The answer to this question varies geographically. I would venture to guess that in the United States the overwhelming majority of religiously motivated anti-Mormonism grows out of evangelical Protestantism. While many American Mormons view Baptists and other evangelicals with suspicion — these are the people who hand out copies of the Godmakers to their friends — they tend to view Catholics as less hostile, and more friendly. It is tempting to see a theological affinity here. After all, both Mormons and Catholics break with Protestants by having a strong notion of priestly authority and an ecclesiology that endows the institutional church with a cosmic significance in God’s plan. Yet if one crosses the Atlantic, one finds a different relationship. In continental Europe, it is by and large the Catholics that are likely to be pushing for the anti-cult laws that can entangle Mormons. (Although it is worth adding that continental secularism is not especially hospitable — legally or ideologically — to the Restoration.) In this context, we are likely to find that our allies are evangelical Christians and other “new” churches that are seeking to move into largely Catholic domains.
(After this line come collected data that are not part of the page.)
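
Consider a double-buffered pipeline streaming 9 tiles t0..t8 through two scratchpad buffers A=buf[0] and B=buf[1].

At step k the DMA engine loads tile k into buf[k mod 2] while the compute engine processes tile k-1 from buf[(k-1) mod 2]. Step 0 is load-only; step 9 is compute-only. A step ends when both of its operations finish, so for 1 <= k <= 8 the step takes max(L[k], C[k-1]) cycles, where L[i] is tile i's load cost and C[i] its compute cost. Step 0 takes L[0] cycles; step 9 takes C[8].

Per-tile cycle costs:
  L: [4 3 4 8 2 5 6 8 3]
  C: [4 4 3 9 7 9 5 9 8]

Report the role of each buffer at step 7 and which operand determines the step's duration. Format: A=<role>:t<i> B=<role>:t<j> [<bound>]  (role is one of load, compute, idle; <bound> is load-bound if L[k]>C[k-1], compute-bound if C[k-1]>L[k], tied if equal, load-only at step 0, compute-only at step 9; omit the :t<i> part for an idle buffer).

step 7: A=compute:t6 B=load:t7 [load-bound]

step 0: L[0]=4 → dur=4, Σ=4 | A=load:t0 B=idle [load-only]
step 1: L[1]=3 C[0]=4 → dur=4, Σ=8 | A=compute:t0 B=load:t1 [compute-bound]
step 2: L[2]=4 C[1]=4 → dur=4, Σ=12 | A=load:t2 B=compute:t1 [tied]
step 3: L[3]=8 C[2]=3 → dur=8, Σ=20 | A=compute:t2 B=load:t3 [load-bound]
step 4: L[4]=2 C[3]=9 → dur=9, Σ=29 | A=load:t4 B=compute:t3 [compute-bound]
step 5: L[5]=5 C[4]=7 → dur=7, Σ=36 | A=compute:t4 B=load:t5 [compute-bound]
step 6: L[6]=6 C[5]=9 → dur=9, Σ=45 | A=load:t6 B=compute:t5 [compute-bound]
step 7: L[7]=8 C[6]=5 → dur=8, Σ=53 | A=compute:t6 B=load:t7 [load-bound]
step 8: L[8]=3 C[7]=9 → dur=9, Σ=62 | A=load:t8 B=compute:t7 [compute-bound]
step 9: C[8]=8 → dur=8, Σ=70 | A=compute:t8 B=idle [compute-only]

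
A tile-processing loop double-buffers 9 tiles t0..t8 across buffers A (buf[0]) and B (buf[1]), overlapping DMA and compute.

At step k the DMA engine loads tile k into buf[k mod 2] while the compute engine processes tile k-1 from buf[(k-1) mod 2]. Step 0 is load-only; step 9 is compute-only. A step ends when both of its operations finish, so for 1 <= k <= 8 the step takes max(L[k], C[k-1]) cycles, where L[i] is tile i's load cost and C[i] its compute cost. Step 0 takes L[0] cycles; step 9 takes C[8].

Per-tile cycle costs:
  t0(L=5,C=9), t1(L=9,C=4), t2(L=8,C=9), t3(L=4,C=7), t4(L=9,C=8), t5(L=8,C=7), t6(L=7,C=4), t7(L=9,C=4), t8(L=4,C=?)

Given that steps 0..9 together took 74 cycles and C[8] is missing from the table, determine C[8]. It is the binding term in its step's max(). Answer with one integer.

step 0 → dur = L[0]=5 = 5
step 1 → dur = max(L[1]=9, C[0]=9) = 9
step 2 → dur = max(L[2]=8, C[1]=4) = 8
step 3 → dur = max(L[3]=4, C[2]=9) = 9
step 4 → dur = max(L[4]=9, C[3]=7) = 9
step 5 → dur = max(L[5]=8, C[4]=8) = 8
step 6 → dur = max(L[6]=7, C[5]=7) = 7
step 7 → dur = max(L[7]=9, C[6]=4) = 9
step 8 → dur = max(L[8]=4, C[7]=4) = 4
step 9 → dur = C[8]=? = C[8]  (unknown; binding)
sum of known step durations = 68
dur[9] = total - known = 74 - 68 = 6
C[8] is the binding max in step 9, so C[8] = dur[9] = 6

C[8] = 6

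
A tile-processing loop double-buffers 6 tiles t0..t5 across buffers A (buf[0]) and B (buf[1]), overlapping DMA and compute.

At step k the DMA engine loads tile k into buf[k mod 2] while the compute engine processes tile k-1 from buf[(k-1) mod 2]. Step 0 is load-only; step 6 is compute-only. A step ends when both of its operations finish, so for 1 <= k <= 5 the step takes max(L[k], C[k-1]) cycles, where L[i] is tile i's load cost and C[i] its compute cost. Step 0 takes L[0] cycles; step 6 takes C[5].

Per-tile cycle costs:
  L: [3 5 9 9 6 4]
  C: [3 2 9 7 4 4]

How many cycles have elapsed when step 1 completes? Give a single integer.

end_cycle[1] = 8

  0. 3=3c; end=3; A:t0 B:-
  1. max(5,3)=5c; end=8; A:t0 B:t1
  2. max(9,2)=9c; end=17; A:t2 B:t1
  3. max(9,9)=9c; end=26; A:t2 B:t3
  4. max(6,7)=7c; end=33; A:t4 B:t3
  5. max(4,4)=4c; end=37; A:t4 B:t5
  6. 4=4c; end=41; A:t4 B:t5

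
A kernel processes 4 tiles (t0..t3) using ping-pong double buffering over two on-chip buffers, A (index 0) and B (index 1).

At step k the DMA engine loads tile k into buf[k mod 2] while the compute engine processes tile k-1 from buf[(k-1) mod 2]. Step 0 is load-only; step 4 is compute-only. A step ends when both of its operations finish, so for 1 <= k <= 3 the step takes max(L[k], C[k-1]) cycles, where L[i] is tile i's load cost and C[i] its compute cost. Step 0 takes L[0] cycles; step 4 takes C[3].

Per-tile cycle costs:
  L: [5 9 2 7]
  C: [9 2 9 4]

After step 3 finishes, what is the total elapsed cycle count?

step 0: L[0]=5 → dur=5, Σ=5 | A=load:t0 B=idle [load-only]
step 1: L[1]=9 C[0]=9 → dur=9, Σ=14 | A=compute:t0 B=load:t1 [tied]
step 2: L[2]=2 C[1]=2 → dur=2, Σ=16 | A=load:t2 B=compute:t1 [tied]
step 3: L[3]=7 C[2]=9 → dur=9, Σ=25 | A=compute:t2 B=load:t3 [compute-bound]
step 4: C[3]=4 → dur=4, Σ=29 | A=idle B=compute:t3 [compute-only]

end_cycle[3] = 25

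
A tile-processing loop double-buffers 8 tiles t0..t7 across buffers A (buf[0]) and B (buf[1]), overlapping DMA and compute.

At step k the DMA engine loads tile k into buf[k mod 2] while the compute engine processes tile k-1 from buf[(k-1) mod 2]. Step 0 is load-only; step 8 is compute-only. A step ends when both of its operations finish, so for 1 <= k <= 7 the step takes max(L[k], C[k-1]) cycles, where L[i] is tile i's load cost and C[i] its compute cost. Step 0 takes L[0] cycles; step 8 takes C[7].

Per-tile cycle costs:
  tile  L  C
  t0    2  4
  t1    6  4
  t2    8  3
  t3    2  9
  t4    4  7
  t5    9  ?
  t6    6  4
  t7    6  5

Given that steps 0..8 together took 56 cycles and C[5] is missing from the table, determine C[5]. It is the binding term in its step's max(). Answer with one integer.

C[5] = 8

step 0 → dur = L[0]=2 = 2
step 1 → dur = max(L[1]=6, C[0]=4) = 6
step 2 → dur = max(L[2]=8, C[1]=4) = 8
step 3 → dur = max(L[3]=2, C[2]=3) = 3
step 4 → dur = max(L[4]=4, C[3]=9) = 9
step 5 → dur = max(L[5]=9, C[4]=7) = 9
step 6 → dur = max(L[6]=6, C[5]=?) = C[5]  (unknown; binding)
step 7 → dur = max(L[7]=6, C[6]=4) = 6
step 8 → dur = C[7]=5 = 5
sum of known step durations = 48
dur[6] = total - known = 56 - 48 = 8
C[5] is the binding max in step 6, so C[5] = dur[6] = 8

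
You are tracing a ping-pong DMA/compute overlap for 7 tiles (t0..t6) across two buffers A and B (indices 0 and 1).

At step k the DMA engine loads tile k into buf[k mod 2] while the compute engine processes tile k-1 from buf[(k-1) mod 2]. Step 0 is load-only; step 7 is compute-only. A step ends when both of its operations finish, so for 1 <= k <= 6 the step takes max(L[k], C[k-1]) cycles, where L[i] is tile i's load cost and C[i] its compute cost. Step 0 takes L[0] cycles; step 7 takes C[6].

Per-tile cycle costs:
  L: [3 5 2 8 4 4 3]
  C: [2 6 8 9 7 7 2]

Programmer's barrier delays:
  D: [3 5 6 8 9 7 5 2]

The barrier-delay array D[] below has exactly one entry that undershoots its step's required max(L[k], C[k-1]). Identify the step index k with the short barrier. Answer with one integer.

hazard at step 6

step 0: need L[0]=3 = 3; D[0]=3 ok
step 1: need max(L[1]=5,C[0]=2) = 5; D[1]=5 ok
step 2: need max(L[2]=2,C[1]=6) = 6; D[2]=6 ok
step 3: need max(L[3]=8,C[2]=8) = 8; D[3]=8 ok
step 4: need max(L[4]=4,C[3]=9) = 9; D[4]=9 ok
step 5: need max(L[5]=4,C[4]=7) = 7; D[5]=7 ok
step 6: need max(L[6]=3,C[5]=7) = 7; D[6]=5 SHORT
step 7: need C[6]=2 = 2; D[7]=2 ok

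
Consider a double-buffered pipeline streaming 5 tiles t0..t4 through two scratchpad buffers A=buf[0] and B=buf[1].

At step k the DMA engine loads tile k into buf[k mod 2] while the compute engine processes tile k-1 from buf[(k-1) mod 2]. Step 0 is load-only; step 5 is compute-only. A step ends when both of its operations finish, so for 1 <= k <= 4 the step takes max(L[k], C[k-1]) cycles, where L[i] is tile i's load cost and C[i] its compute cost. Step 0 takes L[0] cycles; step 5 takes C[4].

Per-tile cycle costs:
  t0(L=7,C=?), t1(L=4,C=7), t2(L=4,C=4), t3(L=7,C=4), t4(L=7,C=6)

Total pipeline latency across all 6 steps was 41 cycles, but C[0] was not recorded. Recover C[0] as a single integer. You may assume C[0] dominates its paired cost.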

These are two imperfect and impressionistic data points, to be sure, but they do suggest that what matters is not theology but politics. Bluntly put, Mormons are a minority religion and hence we tend to find that other minority religions (Catholicism in Protestant America; evangelical Protestantism in Catholic continental Europe) are our most likely allies and majority religions are our most likely persecutors. If this generalization is correct, it means that 20th century Utah was probably, in many ways, a uniquely bad place from which to understand Mormonism’s place in the world’s religious ecology. The Intermountain West presents the truly anomalous situation of a place where Mormons are frequently a majority religion, and are likely to view themselves from the point of view of a majority. Furthermore, the 20th century, particularly the mid-20th century, probably marks a high-watermark of Mormon identification with Protestant America. My sense is that with correlation came an increasing emphasis on the Book of Mormon and on temples, an emphasis that accelerated in the last two decades of the 20th century and serves to emphasize those aspects of our faith that are the least Protestant.
If I was to hazard a prediction it would be that the Mormonism of the future will increasingly be dominated by an ideology of Mormonism-as-a-minority and that with this will come more political alliances with other local minorities, even while the possibility of theological alliances becomes increasingly remote.